Of course, he would have picked up a brand new I Phone from the nearest Apple Store- probably on the boardwalk- using his Chase Sapphire Rewards points.  But still, I would have had that image of Mr. Entitled fumbling his precious phone into the surf to keep me warm when times are tough.  Thanks for nothing, Chase.

Tuesday, July 24, 2012

McDonalds- because LSD is still illegal, and Soma doesn't exist outside of "Brave New World"



Here's another McDonald's commercial that I could barely get through without groaning and hitting the mute button (hard.)  McDonalds seems pretty convinced that only the most cloyingly sweet, artificial junk ads are good enough to sell their artificially fattening, junk food.

In this particular commercial, the ubiquitous chain restaurant takes credit for basically everything that makes life worth living, and a few things that simply don't.  The moron with the surgically-implanted smile and apparently no place to go drives from place to place, marveling at all the Gosh-darned amazing, happy things he sees in his Gosh-darned amazing world.  All thanks to pancakes drenched in corn syrup, fried pig parts served between over-buttered biscuits, and milkshakes sold as "coffee drinks."  Along the way, the guy experiences any number of hallucinations- brought on by a grease, sugar or caffeine overdose, we are not told. 

A great parody of this ad would be this guy blissfully taking in muggings, fires, parents being abusive toward their kids, homeless people waving "will work for food signs," etc without ever, ever taking that stupid-ass grin off his loathsome face- because after all, he's loaded up at McDonalds, so all must be well in the world.  But McDonalds ads are pretty much parody-proof, because they are so damned stupid and insulting in their original form.

I'll just end by noting that if you are really enjoying life as much as this guy is, why would you take steps to cut it short by consuming this garbage?

Sunday, July 22, 2012

Of Clorox, Overgrown Children, and MommyWife



Message: "Fun" is what you have when MommyWife is away.  It's also what comes to a screeching halt once MommyWife comes back.

If women would just pop out kids, keep the house clean, and get the damn meals on the damn table when they are supposed to,* otherwise getting the hell out of the way, DaddyHusband and kids would have so much fun.  Every day would be filled with paintball, water balloons, and the kind of Endless Fun which has nothing to do with Xfinity.

Unfortunately, MommyWife can't be relied upon to just make herself scarce when she's done doing her MommyWife chores, so DaddyHusband and kids need to get their fun under the radar.  They need to snatch up moments of pure happiness when MommyWife is away (shopping, getting her hair or nails done- whatever they do.  I wouldn't know.)  Except for the cooked food, cleaned and folded laundry, and all those other little things that MommyWife takes care of, man life would be so much better if she just wasn't around.

Family Values, brought to us by Clorox.

(two best moments:

"I made a lasagna..." Yes, because naturally DaddyHusband could never, ever be relied upon to feed YOUR kids on his own.

"You're doing laundry?"  Hey, imagine that- a guy doing laundry!  Like a fish riding a bicycle!
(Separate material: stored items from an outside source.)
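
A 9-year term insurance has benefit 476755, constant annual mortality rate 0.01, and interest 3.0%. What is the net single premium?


NSP = benefit * sum_{k=0}^{n-1} k_p_x * q * v^(k+1)
With constant q=0.01, v=0.970874
Sum = 0.074966
NSP = 476755 * 0.074966
= 35740.546


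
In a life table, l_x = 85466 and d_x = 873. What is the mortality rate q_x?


q_x = d_x / l_x
= 873 / 85466
= 0.0102


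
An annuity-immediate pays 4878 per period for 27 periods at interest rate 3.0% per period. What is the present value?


PV = PMT * (1 - (1+i)^(-n)) / i
= 4878 * (1 - (1+0.03)^(-27)) / 0.03
= 4878 * (1 - 0.450189) / 0.03
= 4878 * 18.327031
= 89399.2595


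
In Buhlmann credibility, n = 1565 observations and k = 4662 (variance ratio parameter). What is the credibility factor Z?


Z = n / (n + k)
= 1565 / (1565 + 4662)
= 1565 / 6227
= 0.2513


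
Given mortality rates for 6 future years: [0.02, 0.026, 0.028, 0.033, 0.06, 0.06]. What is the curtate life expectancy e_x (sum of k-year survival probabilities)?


e_x = sum_{k=1}^{n} k_p_x
k_p_x values:
  1_p_x = 0.98
  2_p_x = 0.95452
  3_p_x = 0.927793
  4_p_x = 0.897176
  5_p_x = 0.843346
  6_p_x = 0.792745
e_x = 5.3956


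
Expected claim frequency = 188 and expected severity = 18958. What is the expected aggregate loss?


E[S] = E[N] * E[X]
= 188 * 18958
= 3.5641e+06


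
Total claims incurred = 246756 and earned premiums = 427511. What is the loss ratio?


Loss ratio = claims / premiums
= 246756 / 427511
= 0.5772


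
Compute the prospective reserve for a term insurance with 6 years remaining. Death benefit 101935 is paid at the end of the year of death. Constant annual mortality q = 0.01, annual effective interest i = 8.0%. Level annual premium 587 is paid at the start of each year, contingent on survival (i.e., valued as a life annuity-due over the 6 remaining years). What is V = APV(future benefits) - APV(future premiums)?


v = 1/(1+i) = 0.925926
APV(future benefits) per unit = sum_{k=0}^{5} k_p_x * q * v^(k+1) = 0.04519
APV(future benefits) = 101935 * 0.04519 = 4606.4178
Life annuity-due factor ä_{x:6} = sum_{k=0}^{5} k_p_x * v^k = 4.880494
APV(future premiums) = 587 * 4.880494 = 2864.8498
V = 4606.4178 - 2864.8498
= 1741.568


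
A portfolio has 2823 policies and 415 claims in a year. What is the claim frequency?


frequency = claims / policies
= 415 / 2823
= 0.147


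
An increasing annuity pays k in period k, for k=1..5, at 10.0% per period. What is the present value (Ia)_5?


(Ia)_n = sum_{k=1}^{n} k * v^k, v = 1/(1+i)
v = 0.909091
Sum computed term by term:
(Ia)_5 = 10.6526


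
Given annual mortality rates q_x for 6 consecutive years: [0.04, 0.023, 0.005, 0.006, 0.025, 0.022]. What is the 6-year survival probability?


p_k = 1 - q_k for each year
Survival = product of (1 - q_k)
= 0.96 * 0.977 * 0.995 * 0.994 * 0.975 * 0.978
= 0.8845


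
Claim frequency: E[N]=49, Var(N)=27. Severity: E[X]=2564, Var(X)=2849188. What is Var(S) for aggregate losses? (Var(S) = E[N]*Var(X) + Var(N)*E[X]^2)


Var(S) = E[N]*Var(X) + Var(N)*E[X]^2
= 49*2849188 + 27*2564^2
= 139610212 + 177500592
= 3.1711e+08


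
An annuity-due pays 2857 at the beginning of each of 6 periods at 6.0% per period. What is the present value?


PV_due = PMT * (1-(1+i)^(-n))/i * (1+i)
PV_immediate = 14048.7956
PV_due = 14048.7956 * 1.06
= 14891.7233


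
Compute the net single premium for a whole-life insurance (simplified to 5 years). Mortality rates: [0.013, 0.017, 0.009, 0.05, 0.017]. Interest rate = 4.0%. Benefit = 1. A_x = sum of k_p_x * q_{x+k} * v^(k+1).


v = 0.961538
Year 0: k_p_x=1.0, q=0.013, term=0.0125
Year 1: k_p_x=0.987, q=0.017, term=0.015513
Year 2: k_p_x=0.970221, q=0.009, term=0.007763
Year 3: k_p_x=0.961489, q=0.05, term=0.041094
Year 4: k_p_x=0.913415, q=0.017, term=0.012763
A_x = 0.0896


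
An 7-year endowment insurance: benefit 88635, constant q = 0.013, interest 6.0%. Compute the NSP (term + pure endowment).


Term component = 6205.6552
Pure endowment = 7_p_x * v^7 * benefit = 0.912473 * 0.665057 * 88635 = 53787.8594
NSP = 59993.5146


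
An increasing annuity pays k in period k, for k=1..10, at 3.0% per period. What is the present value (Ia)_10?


(Ia)_n = sum_{k=1}^{n} k * v^k, v = 1/(1+i)
v = 0.970874
Sum computed term by term:
(Ia)_10 = 44.839


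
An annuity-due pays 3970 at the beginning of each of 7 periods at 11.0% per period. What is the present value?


PV_due = PMT * (1-(1+i)^(-n))/i * (1+i)
PV_immediate = 18707.4192
PV_due = 18707.4192 * 1.11
= 20765.2353


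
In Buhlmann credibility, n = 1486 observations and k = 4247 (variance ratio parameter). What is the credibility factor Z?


Z = n / (n + k)
= 1486 / (1486 + 4247)
= 1486 / 5733
= 0.2592


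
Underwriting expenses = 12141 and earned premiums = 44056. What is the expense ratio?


Expense ratio = expenses / premiums
= 12141 / 44056
= 0.2756


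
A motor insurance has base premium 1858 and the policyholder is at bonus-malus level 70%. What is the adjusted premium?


adjusted = base * BM_level / 100
= 1858 * 70 / 100
= 1858 * 0.7
= 1300.6


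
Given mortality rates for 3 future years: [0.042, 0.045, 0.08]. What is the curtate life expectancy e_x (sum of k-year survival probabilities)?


e_x = sum_{k=1}^{n} k_p_x
k_p_x values:
  1_p_x = 0.958
  2_p_x = 0.91489
  3_p_x = 0.841699
e_x = 2.7146


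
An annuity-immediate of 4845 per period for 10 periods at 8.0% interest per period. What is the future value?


FV = PMT * ((1+i)^n - 1) / i
= 4845 * ((1.08)^10 - 1) / 0.08
= 4845 * (2.158925 - 1) / 0.08
= 70187.3951


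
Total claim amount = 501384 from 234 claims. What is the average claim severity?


severity = total / number
= 501384 / 234
= 2142.6667


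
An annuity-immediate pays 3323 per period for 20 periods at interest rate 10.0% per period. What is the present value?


PV = PMT * (1 - (1+i)^(-n)) / i
= 3323 * (1 - (1+0.1)^(-20)) / 0.1
= 3323 * (1 - 0.148644) / 0.1
= 3323 * 8.513564
= 28290.5722


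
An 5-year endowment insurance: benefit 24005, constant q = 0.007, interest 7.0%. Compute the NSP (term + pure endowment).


Term component = 680.0429
Pure endowment = 5_p_x * v^5 * benefit = 0.965487 * 0.712986 * 24005 = 16524.528
NSP = 17204.5709


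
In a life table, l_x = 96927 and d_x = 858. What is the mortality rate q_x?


q_x = d_x / l_x
= 858 / 96927
= 0.0089


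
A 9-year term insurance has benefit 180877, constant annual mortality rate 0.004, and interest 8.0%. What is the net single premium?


NSP = benefit * sum_{k=0}^{n-1} k_p_x * q * v^(k+1)
With constant q=0.004, v=0.925926
Sum = 0.024642
NSP = 180877 * 0.024642
= 4457.1067


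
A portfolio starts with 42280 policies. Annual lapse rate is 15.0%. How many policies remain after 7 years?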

What will he do next- wash the dishes?  Has the world gone MAD?)

*When I was grading APs in Louisville last month, the worthless dick sitting across from me managed to mention something his wife forgot to pack for him pretty much every day- "I told her to pack my favorite shirt, of course she didn't....I reminded her over and over again not to forget to pack my phone charger, so what do you think happened?  She forgot to pack my phone charger."  Which means I spent most of the week mentally braining this helpless jerk with my chair.  I bet he just couldn't wait to finish up the grading so he could get back to MommyWife.  I wonder how he managed to dress himself every morning.